Sonra dindarlık artmıyorsa HDP neden Altan Tan’dan Ayhan Bilgen’e Hüda Kaya’dan Gergerlioğlu’na kadar vitrinini yeşilimsi renge boyadı?
Malumunuz HDP çizgisinin rengi Marksist kırmızısı idi. Niye vitrini yeşilimsi boyadılar?
Neredeyse tüm partiler neden “en dindar benim, iktidar sahte dindar” diyor?
Bundan 20 yıl önce faiz karşıtlığı yok gibi iken doların yükselmesi sürecinde uygulanan kur sistemine sol partiler bile “bu faizin ta kendisidir” dediler.
Toparlamak gerekirse din, sosyal hayatta -ideolojik yobazlar hariç- neredeyse her bireyi etkiledi.
İsmail Saymaz gibi yobazları ürküten şey de dinin etki gücünün her tarafta yayılması. Türkiyeli Müslümanlar çok politize oldukları için tüm meseleleri siyasal okuyorlar oysa sosyal doku olarak bir rahmet pınarı gibi gelmekte olan bir nesil var.
Hiç şüphe yok dindarlar kalite sorunu yaşıyorlar, özellikle büyükler dünyevileşme imtihanında ciddi problemler yaşıyorlar ama dipten gelen bir dalga da var. Din merkezli yaşamamız gereken diyen bir dalga ve bu dalga İsmail gibileri ürkütüyor.

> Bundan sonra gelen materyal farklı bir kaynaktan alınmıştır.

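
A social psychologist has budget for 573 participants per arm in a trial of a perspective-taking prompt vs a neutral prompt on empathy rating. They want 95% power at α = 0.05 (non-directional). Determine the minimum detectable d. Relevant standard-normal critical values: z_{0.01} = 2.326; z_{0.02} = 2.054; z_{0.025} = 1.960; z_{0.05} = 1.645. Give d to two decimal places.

For two independent groups of n = 573 each: d_min = (z_{α/2} + z_β)·√(2/n).
z-sum = 1.960 + 1.645 = 3.605.
d_min = 3.605 × √(2/573) = 3.605 × 0.0591 = 0.213.

d_min ≈ 0.21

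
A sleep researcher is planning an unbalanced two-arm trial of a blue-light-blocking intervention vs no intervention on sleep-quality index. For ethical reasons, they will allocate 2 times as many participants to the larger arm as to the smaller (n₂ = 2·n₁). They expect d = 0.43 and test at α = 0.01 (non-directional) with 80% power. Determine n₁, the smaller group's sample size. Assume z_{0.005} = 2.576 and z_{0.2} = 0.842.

With allocation ratio k = n₂/n₁ = 2, Var(x̄₁−x̄₂) = σ²(1/n₁ + 1/(k·n₁)) = σ²·(k+1)/(k·n₁).
So n₁ = (1 + 1/k)·((z_{α/2} + z_β)/d)² = 1.500 × (3.418/0.43)².
n₁ = 1.500 × 63.18 = 94.8.
Round up: n₁ = 95, giving n₂ = 2 × 95 = 190.

n₁ = 95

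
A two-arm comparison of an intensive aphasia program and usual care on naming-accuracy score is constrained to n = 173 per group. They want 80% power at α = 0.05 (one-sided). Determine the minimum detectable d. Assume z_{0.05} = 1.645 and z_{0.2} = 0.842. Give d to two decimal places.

For two independent groups of n = 173 each: d_min = (z_{α} + z_β)·√(2/n).
z-sum = 1.645 + 0.842 = 2.487.
d_min = 2.487 × √(2/173) = 2.487 × 0.1075 = 0.267.

d_min ≈ 0.27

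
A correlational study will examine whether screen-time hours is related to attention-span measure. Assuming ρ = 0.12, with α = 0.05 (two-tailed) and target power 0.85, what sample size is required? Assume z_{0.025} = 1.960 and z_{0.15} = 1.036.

Fisher's z: C = ½·ln((1+r)/(1−r)) = ½·ln(1.2727) = 0.1206.
n = ((z_{α/2} + z_β)/C)² + 3.
(1.960 + 1.036) / 0.1206 = 2.996 / 0.1206 = 24.842.
n = 24.842² + 3 = 617.15 + 3 = 620.1.
Round up.

n = 621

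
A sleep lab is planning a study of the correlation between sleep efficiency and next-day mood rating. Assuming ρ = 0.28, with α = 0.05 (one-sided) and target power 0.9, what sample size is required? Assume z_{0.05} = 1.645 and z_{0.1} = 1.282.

n = 107

Fisher's z: C = ½·ln((1+r)/(1−r)) = ½·ln(1.7778) = 0.2877.
n = ((z_{α} + z_β)/C)² + 3.
(1.645 + 1.282) / 0.2877 = 2.927 / 0.2877 = 10.174.
n = 10.174² + 3 = 103.51 + 3 = 106.5.
Round up.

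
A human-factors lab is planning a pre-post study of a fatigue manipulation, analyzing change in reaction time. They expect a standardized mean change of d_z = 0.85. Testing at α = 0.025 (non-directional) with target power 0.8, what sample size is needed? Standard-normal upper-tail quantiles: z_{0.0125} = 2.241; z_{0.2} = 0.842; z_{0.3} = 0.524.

For a paired (one-sample on differences) test: n = ((z_{α/2} + z_β) / d)².
z_{α/2} + z_β = 2.241 + 0.842 = 3.083.
n = (3.083 / 0.85)² = 3.627² = 13.16.
Round up.

n = 14 pairs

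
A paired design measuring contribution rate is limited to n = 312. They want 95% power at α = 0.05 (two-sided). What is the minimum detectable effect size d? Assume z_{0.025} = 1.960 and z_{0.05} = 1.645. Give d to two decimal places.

For a single sample (or paired design) of n = 312: d_min = (z_{α/2} + z_β)/√n.
z-sum = 1.960 + 1.645 = 3.605.
d_min = 3.605 / √312 = 3.605 / 17.664 = 0.204.

d_min ≈ 0.20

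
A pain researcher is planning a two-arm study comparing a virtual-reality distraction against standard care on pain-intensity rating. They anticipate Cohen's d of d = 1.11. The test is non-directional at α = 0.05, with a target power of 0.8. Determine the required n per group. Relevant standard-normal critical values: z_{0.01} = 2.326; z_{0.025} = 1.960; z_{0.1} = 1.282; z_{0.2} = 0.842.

n = 13 per group

For two independent groups with equal n: n = 2·((z_{α/2} + z_β) / d)².
z_{α/2} + z_β = 1.960 + 0.842 = 2.802.
n = 2 × (2.802 / 1.11)² = 2 × 2.524² = 2 × 6.37 = 12.7.
Round up to the next whole participant.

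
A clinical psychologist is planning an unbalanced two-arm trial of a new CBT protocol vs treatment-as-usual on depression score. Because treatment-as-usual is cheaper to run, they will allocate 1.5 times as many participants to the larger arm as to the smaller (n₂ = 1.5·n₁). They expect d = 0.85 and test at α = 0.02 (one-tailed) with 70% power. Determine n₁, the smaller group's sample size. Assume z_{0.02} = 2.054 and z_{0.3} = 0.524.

With allocation ratio k = n₂/n₁ = 1.5, Var(x̄₁−x̄₂) = σ²(1/n₁ + 1/(k·n₁)) = σ²·(k+1)/(k·n₁).
So n₁ = (1 + 1/k)·((z_{α} + z_β)/d)² = 1.667 × (2.578/0.85)².
n₁ = 1.667 × 9.20 = 15.3.
Round up: n₁ = 16, giving n₂ = 1.5 × 16 = 24.

n₁ = 16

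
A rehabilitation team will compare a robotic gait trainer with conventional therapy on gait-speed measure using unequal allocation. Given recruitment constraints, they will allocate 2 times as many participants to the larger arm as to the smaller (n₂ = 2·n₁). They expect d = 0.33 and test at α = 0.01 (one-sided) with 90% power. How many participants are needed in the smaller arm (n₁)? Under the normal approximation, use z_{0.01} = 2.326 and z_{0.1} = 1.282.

n₁ = 180

With allocation ratio k = n₂/n₁ = 2, Var(x̄₁−x̄₂) = σ²(1/n₁ + 1/(k·n₁)) = σ²·(k+1)/(k·n₁).
So n₁ = (1 + 1/k)·((z_{α} + z_β)/d)² = 1.500 × (3.608/0.33)².
n₁ = 1.500 × 119.54 = 179.3.
Round up: n₁ = 180, giving n₂ = 2 × 180 = 360.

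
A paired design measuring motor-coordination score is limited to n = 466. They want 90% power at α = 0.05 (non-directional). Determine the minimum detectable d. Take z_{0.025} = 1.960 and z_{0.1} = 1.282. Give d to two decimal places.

d_min ≈ 0.15

For a single sample (or paired design) of n = 466: d_min = (z_{α/2} + z_β)/√n.
z-sum = 1.960 + 1.282 = 3.242.
d_min = 3.242 / √466 = 3.242 / 21.587 = 0.150.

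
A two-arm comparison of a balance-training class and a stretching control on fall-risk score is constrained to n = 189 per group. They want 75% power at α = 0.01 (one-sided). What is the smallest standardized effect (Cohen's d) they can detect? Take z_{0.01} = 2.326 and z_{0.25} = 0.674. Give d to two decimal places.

d_min ≈ 0.31

For two independent groups of n = 189 each: d_min = (z_{α} + z_β)·√(2/n).
z-sum = 2.326 + 0.674 = 3.000.
d_min = 3.000 × √(2/189) = 3.000 × 0.1029 = 0.309.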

Ondan dolayı 4-6 yaş arası çocukları bile hedef alabiliyorlar
Şüphe yok dindarlar bundan 30 yıl önceki gibi değiller. Eskiden nitelikli insan yetişir ama nicelik sorunu yaşanırdı ama son yıllarda ciddi bir kalite/nitelik sorunu yaşansa da Türkiye Müslümanları sosyal ve siyasal hayatta görünürlüğünü arttırmış durumda. Nicelik yani sayımız ve etki alanımız artmış durumda.
Şu an yapılması gereken tek şey. Çocuklara ek gıda takviyesi yapar gibi yeni nesle nitelik takviyesi yapmaktır.